Israel’s outgoing prime minister, on trial, is seeking an emergency government. Gantz is open to the idea but wants it "broad" and representative. Bahrain accuses Iran of "biological aggression". In the Gulf States, the number of infections is rising, but at present no one has died yet. The emergency continues in Iran with more than 10,000 cases and 429 deaths.
Beirut (AsiaNews/Agencies) – As new cases are confirmed across the Middle East region, Israeli Prime Minister Benjamin Netanyahu wants to use the coronavirus emergency to remain in power despite a recent election, the third in a year, without winners.
Netanyahu, who is on trial for corruption (the first hearing set for 17 March), ordered the closure of most of the country's primary and secondary schools and called for a national unity government.
“We are altering our internal routine in order to handle an outside threat, the threat of the virus,” Netanyahu said in remarks broadcast live. This will require “an emergency government for a limited time”.
His main rival, Benny Gantz, hasn’t rejected the idea, but wants the government to be broadly based and represent everyone.
So far, 109 cases of COVID-19 have been confirmed in the country and more than 32,000 people are now in quarantine.
Meanwhile, Bahrain has accused Iran, the country with the highest number of cases in the region, of covering up the spread of the epidemic.
“With this behaviour, Iran has allowed the disease to travel abroad, and, in my estimation, this constitutes a form of biological aggression” tweeted Bahraini Interior Minister General Sheikh Rashid bin Abdulla Al Khalifa.

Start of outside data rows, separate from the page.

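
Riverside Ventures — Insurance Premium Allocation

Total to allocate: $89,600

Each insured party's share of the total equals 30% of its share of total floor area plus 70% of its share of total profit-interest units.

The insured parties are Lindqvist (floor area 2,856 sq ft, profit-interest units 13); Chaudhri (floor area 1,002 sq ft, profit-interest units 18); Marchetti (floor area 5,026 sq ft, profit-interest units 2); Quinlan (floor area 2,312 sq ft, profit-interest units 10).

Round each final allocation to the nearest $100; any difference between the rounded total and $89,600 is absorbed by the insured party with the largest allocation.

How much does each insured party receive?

Floor area total 11,196; profit-interest units total 43.
Composite weights (30% floor area + 70% profit-interest units): Lindqvist 0.2882; Chaudhri 0.3199; Marchetti 0.1672; Quinlan 0.2247.
Pro-rata amounts: Lindqvist 25,818.71; Chaudhri 28,660.54; Marchetti 14,983.92; Quinlan 20,136.83.
At nearest $100: Lindqvist $25,800; Chaudhri $28,700; Marchetti $15,000; Quinlan $20,100. Sum = $89,600.
Sum already equals the total — no adjustment.

Lindqvist: $25,800 | Chaudhri: $28,700 | Marchetti: $15,000 | Quinlan: $20,100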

Amir Abdollahian, special aide to Iran’s parliamentary speaker, reacted quickly, tweeting that “America, which rules Bahrain through the presence of its Fifth Fleet, is a major cause of biological warfare and initially denied the existence of coronavirus.”

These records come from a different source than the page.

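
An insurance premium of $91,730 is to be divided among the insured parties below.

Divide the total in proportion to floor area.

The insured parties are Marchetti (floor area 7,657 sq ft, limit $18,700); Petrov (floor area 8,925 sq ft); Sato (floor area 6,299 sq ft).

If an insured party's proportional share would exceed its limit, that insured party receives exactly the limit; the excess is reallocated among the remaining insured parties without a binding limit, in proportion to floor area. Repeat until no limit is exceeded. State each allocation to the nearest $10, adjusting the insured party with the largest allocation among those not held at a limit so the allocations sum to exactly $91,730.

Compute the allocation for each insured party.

Sum of floor area: 22,881.
Unconstrained shares: Marchetti 30,696.94; Petrov 35,780.35; Sato 25,252.71.
Capped: Marchetti ($18,700); balance $73,030 reallocated over remaining floor area 15,224.
Shares after redistribution: Petrov 42,813.50 → $42,810; Sato 30,216.50 → $30,220.

Marchetti: $18,700; Petrov: $42,810; Sato: $30,220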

Bahrain on Wednesday reported 77 new infections among its citizens repatriated from Iran, bringing its total to 195 cases.
Saudi Arabia, which has suspended pilgrimages and asked believers not to take part in Friday prayers, announced 24 new cases for a total of 45.

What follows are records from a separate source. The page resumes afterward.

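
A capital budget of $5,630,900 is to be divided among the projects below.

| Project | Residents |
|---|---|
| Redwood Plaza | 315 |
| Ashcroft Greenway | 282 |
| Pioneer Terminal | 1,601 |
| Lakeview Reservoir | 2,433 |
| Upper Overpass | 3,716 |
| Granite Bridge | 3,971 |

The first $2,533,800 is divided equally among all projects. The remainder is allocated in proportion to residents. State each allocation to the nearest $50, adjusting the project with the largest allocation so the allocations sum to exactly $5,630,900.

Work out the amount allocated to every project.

$2,533,800 shared equally gives $422,300 per project.
Remainder $3,097,100 by residents (total 12,318): Redwood Plaza 79,200.07 → $79,200; Ashcroft Greenway 70,902.92 → $70,900; Pioneer Terminal 402,537.51 → $402,550; Lakeview Reservoir 611,726.28 → $611,750; Upper Overpass 934,309.43 → $934,300; Granite Bridge 998,423.78 → $998,400.
Totals: Redwood Plaza $422,300 + $79,200 = $501,500; Ashcroft Greenway $422,300 + $70,900 = $493,200; Pioneer Terminal $422,300 + $402,550 = $824,850; Lakeview Reservoir $422,300 + $611,750 = $1,034,050; Upper Overpass $422,300 + $934,300 = $1,356,600; Granite Bridge $422,300 + $998,400 = $1,420,700.

Redwood Plaza: $501,500; Ashcroft Greenway: $493,200; Pioneer Terminal: $824,850; Lakeview Reservoir: $1,034,050; Upper Overpass: $1,356,600; Granite Bridge: $1,420,700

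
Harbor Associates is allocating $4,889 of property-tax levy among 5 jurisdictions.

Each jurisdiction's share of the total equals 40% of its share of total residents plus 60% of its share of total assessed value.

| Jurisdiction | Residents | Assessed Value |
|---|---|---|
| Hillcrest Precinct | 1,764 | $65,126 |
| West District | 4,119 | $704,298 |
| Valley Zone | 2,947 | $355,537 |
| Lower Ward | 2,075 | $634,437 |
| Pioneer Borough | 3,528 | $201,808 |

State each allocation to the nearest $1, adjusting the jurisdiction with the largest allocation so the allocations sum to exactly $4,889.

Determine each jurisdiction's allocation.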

Kuwait reported eight new infections, taking its total to 80, and started a two-week public holiday to help contain the virus.
The United Arab Emirates reported 11 new cases, for a total of 85. The Sultanate of Oman, which has 18 cases, suspended tourist visas and banned cruise ships from docking.
So far, no one in the Gulf States has died from the virus. The worse situation remains that of Iran, which has more than 10,000 cases, 429 deaths and just under 3,000 people who have recovered.